Despedida de Casemiro en Old Trafford: un homenaje inolvidable
Old Trafford vivió el domingo una de esas tardes que se quedan pegadas a la memoria. No fue una final, no había un título en juego, pero el ambiente tuvo algo de definitivo. Era la despedida de Casemiro, y el estadio lo entendió desde el primer segundo.
Un “até a morte” que lo dijo todo
Cuando el brasileño apareció por el túnel hacia el Stretford End, el Teatro de los Sueños se detuvo un instante. En la grada se desplegó un enorme mensaje, sencillo y contundente, escrito en portugués: “até a morte”. Hasta la muerte.
Casemiro lo leyó, levantó la vista y no pudo disimular. El gesto serio del mediocentro dejó paso a una emoción evidente. No era un protocolo más. Era un adiós entre alguien que se entregó y una afición que lo abrazó desde el primer día.
Su conexión con la grada de Manchester United ha sido constante, y el propio jugador no ha escondido nunca su cariño por ese vínculo. El domingo, el sentimiento fue recíproco.
Aplausos, abrazos y un vestuario entregado
El partido avanzó y, en el minuto 81, llegó el momento que nadie quería ver pero todos sabían que estaba escrito. Casemiro fue sustituido. Old Trafford se levantó como un solo cuerpo. Aplausos largos, ovación cerrada.
En el césped, la escena fue igual de elocuente. Varios compañeros se acercaron de inmediato para abrazarlo, felicitarlo, agradecerle. No hacían falta discursos: en esos gestos se resumía su peso en el vestuario.
Casemiro no solo ha sido un mediocentro de élite. Ha sido referencia, guía y ejemplo para muchos, entre ellos su socio en la medular, Kobbie Mainoo. El joven inglés ya ha reconocido en entrevistas anteriores cuánto ha aprendido del brasileño en los entrenamientos a lo largo de estos años. La huella no se borra cuando se apaga el marcador.
Al final del encuentro, Casemiro tomó el micrófono. No se extendió. No lo necesitaba. Agradeció al público, habló de los aficionados como lo mejor del club y dejó claro, una vez más, que su conexión con ellos va más allá de los noventa minutos.
Detalles que hablan de su clase
Cuando los focos se centraban en la despedida pública, Casemiro preparaba otro gesto, lejos de las cámaras. Según informó el Daily Mail, el brasileño tuvo un detalle muy especial con parte del personal del club tras la victoria ante Nottingham Forest.
El medio británico explica que el centrocampista entregó una serie de regalos personales a trabajadores de Manchester United que le habían ayudado durante su estancia en la ciudad.
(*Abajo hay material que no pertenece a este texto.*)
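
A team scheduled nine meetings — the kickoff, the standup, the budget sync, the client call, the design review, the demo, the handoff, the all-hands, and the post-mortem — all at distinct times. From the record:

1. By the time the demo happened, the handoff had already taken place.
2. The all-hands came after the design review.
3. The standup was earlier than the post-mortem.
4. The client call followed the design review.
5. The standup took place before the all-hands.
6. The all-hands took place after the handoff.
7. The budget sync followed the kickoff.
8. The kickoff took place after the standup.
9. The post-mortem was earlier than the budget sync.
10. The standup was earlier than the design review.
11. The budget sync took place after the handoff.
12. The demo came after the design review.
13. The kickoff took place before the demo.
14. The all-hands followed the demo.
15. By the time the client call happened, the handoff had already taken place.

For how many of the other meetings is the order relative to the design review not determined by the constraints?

Forced before the design review: the standup; forced after the design review: the all-hands, the client call, and the demo.
That leaves the budget sync, the handoff, the kickoff, and the post-mortem with no forced order relative to the design review — 4.

4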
Gente de los pasillos, de los despachos, de las áreas donde casi nunca llega el foco mediático.
No trascendió qué había dentro de esos obsequios. Los propios destinatarios prefirieron mantenerlo en privado. Lo que sí quedó claro fue el impacto del gesto: muchos se mostraron impresionados por la generosidad del jugador. Un último mensaje silencioso de agradecimiento a quienes sostienen el día a día del club lejos del césped.
Un último baile antes de cruzar el Atlántico
El calendario marca ya la próxima parada: Brighton & Hove Albion, a domicilio, este domingo. Todo apunta a que será el último partido de Casemiro con la camiseta de Manchester United. Un cierre discreto en lo competitivo, enorme en lo emocional.
El futuro inmediato del brasileño mira hacia Estados Unidos. Se espera que Inter Miami sea su siguiente destino una vez termine su participación en la Copa del Mundo. Un nuevo capítulo, otro continente, pero con el mismo jugador competitivo y obsesionado por ganar.
Antes de hacer las maletas, Casemiro tiene una última misión con su selección. Ha sido incluido en la lista definitiva de Brasil para el Mundial de este verano, donde el combinado buscará su sexto título mundial. Otra responsabilidad mayúscula para un futbolista acostumbrado a vivir en la élite y a cargar con peso en los grandes escenarios.
Old Trafford ya se despidió. Queda Brighton, queda Brasil, quizá después Miami. Lo que no queda en duda es que, cuando el brasileño mire atrás, recordará un estadio que le respondió con el mismo mensaje que colgaba en la grada: hasta la muerte. Y la pregunta, inevitable, se instala en el aire de Manchester: ¿cómo se reemplaza algo así en el corazón de un equipo que aún busca su próximo gran líder?